For Ebert, it was just a big, dumb bore, “One must carefully repress intelligent thought while watching such a film. The movie makes no sense at all except as a careless pastiche of its betters… You have to absorb such a film, not consider it. But my brain rebelled, and insisted on applying logic where it was not welcome.”
Battlefield Earth Fell Well Short Of Epic
When Battlefield Earth crash-landed in 2000, Roger Ebert was one of the critics leading the charge. Few movies have ever been released to universal negativity, but the John Travolta science fiction epic proved up to the challenge.
In his half star review, Ebert wrote, “Even the opening titles are cheesy.

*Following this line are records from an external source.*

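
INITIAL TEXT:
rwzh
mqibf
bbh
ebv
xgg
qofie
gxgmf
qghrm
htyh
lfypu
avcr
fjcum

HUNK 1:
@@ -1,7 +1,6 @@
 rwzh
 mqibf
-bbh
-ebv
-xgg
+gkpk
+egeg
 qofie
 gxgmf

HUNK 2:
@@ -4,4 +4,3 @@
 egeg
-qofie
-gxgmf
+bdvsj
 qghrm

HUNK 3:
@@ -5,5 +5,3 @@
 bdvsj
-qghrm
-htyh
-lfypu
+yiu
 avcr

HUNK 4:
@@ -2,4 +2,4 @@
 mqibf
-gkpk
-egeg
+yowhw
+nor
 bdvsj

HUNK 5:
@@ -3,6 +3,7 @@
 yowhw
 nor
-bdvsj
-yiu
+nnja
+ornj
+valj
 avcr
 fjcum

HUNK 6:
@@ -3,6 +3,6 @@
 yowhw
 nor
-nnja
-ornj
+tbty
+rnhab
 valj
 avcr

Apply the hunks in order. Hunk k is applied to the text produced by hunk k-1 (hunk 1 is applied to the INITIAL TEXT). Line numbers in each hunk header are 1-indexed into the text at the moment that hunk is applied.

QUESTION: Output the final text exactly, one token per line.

Answer: rwzh
mqibf
yowhw
nor
tbty
rnhab
valj
avcr
fjcum

Derivation:
Hunk 1: at line 1 remove [bbh,ebv,xgg] add [gkpk,egeg] -> 11 lines: rwzh mqibf gkpk egeg qofie gxgmf qghrm htyh lfypu avcr fjcum
Hunk 2: at line 4 remove [qofie,gxgmf] add [bdvsj] -> 10 lines: rwzh mqibf gkpk egeg bdvsj qghrm htyh lfypu avcr fjcum
Hunk 3: at line 5 remove [qghrm,htyh,lfypu] add [yiu] -> 8 lines: rwzh mqibf gkpk egeg bdvsj yiu avcr fjcum
Hunk 4: at line 2 remove [gkpk,egeg] add [yowhw,nor] -> 8 lines: rwzh mqibf yowhw nor bdvsj yiu avcr fjcum
Hunk 5: at line 3 remove [bdvsj,yiu] add [nnja,ornj,valj] -> 9 lines: rwzh mqibf yowhw nor nnja ornj valj avcr fjcum
Hunk 6: at line 3 remove [nnja,ornj] add [tbty,rnhab] -> 9 lines: rwzh mqibf yowhw nor tbty rnhab valj avcr fjcum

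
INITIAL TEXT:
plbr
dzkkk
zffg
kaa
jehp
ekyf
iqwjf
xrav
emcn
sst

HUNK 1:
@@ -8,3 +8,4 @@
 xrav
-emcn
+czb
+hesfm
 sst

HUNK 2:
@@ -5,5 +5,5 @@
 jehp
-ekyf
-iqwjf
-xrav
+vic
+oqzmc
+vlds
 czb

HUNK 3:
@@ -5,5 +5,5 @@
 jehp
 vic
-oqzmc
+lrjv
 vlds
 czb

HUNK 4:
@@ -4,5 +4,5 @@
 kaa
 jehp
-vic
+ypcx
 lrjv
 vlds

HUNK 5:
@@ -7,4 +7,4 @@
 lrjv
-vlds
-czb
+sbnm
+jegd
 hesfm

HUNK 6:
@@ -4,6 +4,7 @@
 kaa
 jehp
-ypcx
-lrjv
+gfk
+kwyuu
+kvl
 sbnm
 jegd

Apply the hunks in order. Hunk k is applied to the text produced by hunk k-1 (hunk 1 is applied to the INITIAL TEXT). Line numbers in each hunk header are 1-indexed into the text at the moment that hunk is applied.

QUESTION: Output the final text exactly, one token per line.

Answer: plbr
dzkkk
zffg
kaa
jehp
gfk
kwyuu
kvl
sbnm
jegd
hesfm
sst

Derivation:
Hunk 1: at line 8 remove [emcn] add [czb,hesfm] -> 11 lines: plbr dzkkk zffg kaa jehp ekyf iqwjf xrav czb hesfm sst
Hunk 2: at line 5 remove [ekyf,iqwjf,xrav] add [vic,oqzmc,vlds] -> 11 lines: plbr dzkkk zffg kaa jehp vic oqzmc vlds czb hesfm sst
Hunk 3: at line 5 remove [oqzmc] add [lrjv] -> 11 lines: plbr dzkkk zffg kaa jehp vic lrjv vlds czb hesfm sst
Hunk 4: at line 4 remove [vic] add [ypcx] -> 11 lines: plbr dzkkk zffg kaa jehp ypcx lrjv vlds czb hesfm sst
Hunk 5: at line 7 remove [vlds,czb] add [sbnm,jegd] -> 11 lines: plbr dzkkk zffg kaa jehp ypcx lrjv sbnm jegd hesfm sst
Hunk 6: at line 4 remove [ypcx,lrjv] add [gfk,kwyuu,kvl] -> 12 lines: plbr dzkkk zffg kaa jehp gfk kwyuu kvl sbnm jegd hesfm sst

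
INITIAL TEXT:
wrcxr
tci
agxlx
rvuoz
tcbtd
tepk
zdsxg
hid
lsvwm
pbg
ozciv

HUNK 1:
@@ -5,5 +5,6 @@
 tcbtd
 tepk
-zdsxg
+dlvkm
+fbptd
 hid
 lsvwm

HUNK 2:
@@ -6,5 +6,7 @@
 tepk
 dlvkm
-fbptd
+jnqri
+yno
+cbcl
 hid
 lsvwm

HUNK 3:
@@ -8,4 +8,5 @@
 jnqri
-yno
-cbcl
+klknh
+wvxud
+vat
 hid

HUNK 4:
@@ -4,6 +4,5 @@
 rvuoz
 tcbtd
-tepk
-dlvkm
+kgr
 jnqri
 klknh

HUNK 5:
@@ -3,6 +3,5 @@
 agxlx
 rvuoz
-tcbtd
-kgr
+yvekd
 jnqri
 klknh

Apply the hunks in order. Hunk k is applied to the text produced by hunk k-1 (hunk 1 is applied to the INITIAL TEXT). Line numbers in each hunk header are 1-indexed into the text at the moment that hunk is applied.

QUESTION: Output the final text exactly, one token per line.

Hunk 1: at line 5 remove [zdsxg] add [dlvkm,fbptd] -> 12 lines: wrcxr tci agxlx rvuoz tcbtd tepk dlvkm fbptd hid lsvwm pbg ozciv
Hunk 2: at line 6 remove [fbptd] add [jnqri,yno,cbcl] -> 14 lines: wrcxr tci agxlx rvuoz tcbtd tepk dlvkm jnqri yno cbcl hid lsvwm pbg ozciv
Hunk 3: at line 8 remove [yno,cbcl] add [klknh,wvxud,vat] -> 15 lines: wrcxr tci agxlx rvuoz tcbtd tepk dlvkm jnqri klknh wvxud vat hid lsvwm pbg ozciv
Hunk 4: at line 4 remove [tepk,dlvkm] add [kgr] -> 14 lines: wrcxr tci agxlx rvuoz tcbtd kgr jnqri klknh wvxud vat hid lsvwm pbg ozciv
Hunk 5: at line 3 remove [tcbtd,kgr] add [yvekd] -> 13 lines: wrcxr tci agxlx rvuoz yvekd jnqri klknh wvxud vat hid lsvwm pbg ozciv

Answer: wrcxr
tci
agxlx
rvuoz
yvekd
jnqri
klknh
wvxud
vat
hid
lsvwm
pbg
ozciv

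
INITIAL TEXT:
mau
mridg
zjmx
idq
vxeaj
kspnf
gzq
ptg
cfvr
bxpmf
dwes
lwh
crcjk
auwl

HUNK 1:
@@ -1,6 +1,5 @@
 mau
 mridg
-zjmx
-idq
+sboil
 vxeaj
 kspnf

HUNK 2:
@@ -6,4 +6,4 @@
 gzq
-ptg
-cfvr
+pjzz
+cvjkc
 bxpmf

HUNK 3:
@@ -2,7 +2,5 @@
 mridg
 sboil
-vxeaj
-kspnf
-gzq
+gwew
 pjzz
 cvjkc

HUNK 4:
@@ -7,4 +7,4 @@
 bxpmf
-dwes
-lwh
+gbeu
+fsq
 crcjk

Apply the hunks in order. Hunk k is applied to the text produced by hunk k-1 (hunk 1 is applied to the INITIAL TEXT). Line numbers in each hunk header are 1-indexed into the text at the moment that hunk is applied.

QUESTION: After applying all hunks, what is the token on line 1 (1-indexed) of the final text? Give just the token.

Answer: mau

Derivation:
Hunk 1: at line 1 remove [zjmx,idq] add [sboil] -> 13 lines: mau mridg sboil vxeaj kspnf gzq ptg cfvr bxpmf dwes lwh crcjk auwl
Hunk 2: at line 6 remove [ptg,cfvr] add [pjzz,cvjkc] -> 13 lines: mau mridg sboil vxeaj kspnf gzq pjzz cvjkc bxpmf dwes lwh crcjk auwl
Hunk 3: at line 2 remove [vxeaj,kspnf,gzq] add [gwew] -> 11 lines: mau mridg sboil gwew pjzz cvjkc bxpmf dwes lwh crcjk auwl
Hunk 4: at line 7 remove [dwes,lwh] add [gbeu,fsq] -> 11 lines: mau mridg sboil gwew pjzz cvjkc bxpmf gbeu fsq crcjk auwl
Final line 1: mau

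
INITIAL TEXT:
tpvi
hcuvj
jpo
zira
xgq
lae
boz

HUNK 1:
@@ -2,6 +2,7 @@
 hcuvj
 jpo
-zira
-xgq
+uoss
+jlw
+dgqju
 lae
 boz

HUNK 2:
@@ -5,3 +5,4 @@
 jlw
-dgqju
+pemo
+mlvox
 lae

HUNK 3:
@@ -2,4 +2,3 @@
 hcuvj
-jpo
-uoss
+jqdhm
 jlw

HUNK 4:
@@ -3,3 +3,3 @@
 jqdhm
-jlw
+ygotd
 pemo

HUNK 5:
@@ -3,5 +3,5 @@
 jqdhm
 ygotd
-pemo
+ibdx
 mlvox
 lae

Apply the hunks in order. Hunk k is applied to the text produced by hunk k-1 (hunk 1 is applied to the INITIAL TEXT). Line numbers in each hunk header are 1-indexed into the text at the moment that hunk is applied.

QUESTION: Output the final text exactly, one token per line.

Hunk 1: at line 2 remove [zira,xgq] add [uoss,jlw,dgqju] -> 8 lines: tpvi hcuvj jpo uoss jlw dgqju lae boz
Hunk 2: at line 5 remove [dgqju] add [pemo,mlvox] -> 9 lines: tpvi hcuvj jpo uoss jlw pemo mlvox lae boz
Hunk 3: at line 2 remove [jpo,uoss] add [jqdhm] -> 8 lines: tpvi hcuvj jqdhm jlw pemo mlvox lae boz
Hunk 4: at line 3 remove [jlw] add [ygotd] -> 8 lines: tpvi hcuvj jqdhm ygotd pemo mlvox lae boz
Hunk 5: at line 3 remove [pemo] add [ibdx] -> 8 lines: tpvi hcuvj jqdhm ygotd ibdx mlvox lae boz

Answer: tpvi
hcuvj
jqdhm
ygotd
ibdx
mlvox
lae
boz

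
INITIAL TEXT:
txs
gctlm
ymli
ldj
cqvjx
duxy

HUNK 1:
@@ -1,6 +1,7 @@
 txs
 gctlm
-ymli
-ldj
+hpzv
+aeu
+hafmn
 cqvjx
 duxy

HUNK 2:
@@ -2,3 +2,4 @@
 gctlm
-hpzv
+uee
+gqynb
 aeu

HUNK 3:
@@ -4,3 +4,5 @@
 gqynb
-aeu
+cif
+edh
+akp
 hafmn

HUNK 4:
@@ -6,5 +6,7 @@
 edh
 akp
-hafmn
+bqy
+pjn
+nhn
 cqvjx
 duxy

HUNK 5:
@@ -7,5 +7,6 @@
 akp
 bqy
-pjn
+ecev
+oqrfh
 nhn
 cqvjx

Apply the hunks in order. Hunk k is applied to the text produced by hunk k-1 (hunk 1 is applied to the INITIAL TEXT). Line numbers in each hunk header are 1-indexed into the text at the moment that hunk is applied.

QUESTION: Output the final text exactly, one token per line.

Answer: txs
gctlm
uee
gqynb
cif
edh
akp
bqy
ecev
oqrfh
nhn
cqvjx
duxy

Derivation:
Hunk 1: at line 1 remove [ymli,ldj] add [hpzv,aeu,hafmn] -> 7 lines: txs gctlm hpzv aeu hafmn cqvjx duxy
Hunk 2: at line 2 remove [hpzv] add [uee,gqynb] -> 8 lines: txs gctlm uee gqynb aeu hafmn cqvjx duxy
Hunk 3: at line 4 remove [aeu] add [cif,edh,akp] -> 10 lines: txs gctlm uee gqynb cif edh akp hafmn cqvjx duxy
Hunk 4: at line 6 remove [hafmn] add [bqy,pjn,nhn] -> 12 lines: txs gctlm uee gqynb cif edh akp bqy pjn nhn cqvjx duxy
Hunk 5: at line 7 remove [pjn] add [ecev,oqrfh] -> 13 lines: txs gctlm uee gqynb cif edh akp bqy ecev oqrfh nhn cqvjx duxy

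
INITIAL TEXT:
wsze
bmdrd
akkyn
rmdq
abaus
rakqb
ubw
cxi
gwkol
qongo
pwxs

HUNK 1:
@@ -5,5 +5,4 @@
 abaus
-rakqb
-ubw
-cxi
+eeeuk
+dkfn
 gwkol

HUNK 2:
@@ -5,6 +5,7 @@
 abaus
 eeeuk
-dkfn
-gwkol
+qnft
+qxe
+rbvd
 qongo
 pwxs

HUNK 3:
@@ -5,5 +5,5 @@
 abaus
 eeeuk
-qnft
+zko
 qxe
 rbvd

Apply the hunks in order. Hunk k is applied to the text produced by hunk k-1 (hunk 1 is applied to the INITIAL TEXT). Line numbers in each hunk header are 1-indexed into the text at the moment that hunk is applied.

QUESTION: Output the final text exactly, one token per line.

Answer: wsze
bmdrd
akkyn
rmdq
abaus
eeeuk
zko
qxe
rbvd
qongo
pwxs

Derivation:
Hunk 1: at line 5 remove [rakqb,ubw,cxi] add [eeeuk,dkfn] -> 10 lines: wsze bmdrd akkyn rmdq abaus eeeuk dkfn gwkol qongo pwxs
Hunk 2: at line 5 remove [dkfn,gwkol] add [qnft,qxe,rbvd] -> 11 lines: wsze bmdrd akkyn rmdq abaus eeeuk qnft qxe rbvd qongo pwxs
Hunk 3: at line 5 remove [qnft] add [zko] -> 11 lines: wsze bmdrd akkyn rmdq abaus eeeuk zko qxe rbvd qongo pwxs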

Sci-fi epics usually begin with a stab at impressive titles, but this one just displays green letters on the screen in a type font that came with my Macintosh. Then the movie’s subtitle unscrolls from left to right in the kind of ‘effect’ you see in home movies.”
The Bucket List Trivialized Sickness
How could a movie starring Morgan Freeman and Jack Nicholson be bad? In 2007 The Bucket List found a way, casting the actors as cancer patients fulfilling everything on their… bucket lists. In true Ebert fashion, he was able to look past the Hollywood shine and see the film for what it really was:
“The Bucket List is a movie about two old codgers who are nothing like people, both suffering from cancer that is nothing like cancer, and setting off on adventures that are nothing like possible. I urgently advise hospitals: Do not make the DVD available to your patients; there may be an outbreak of bedpans thrown at TV screens.”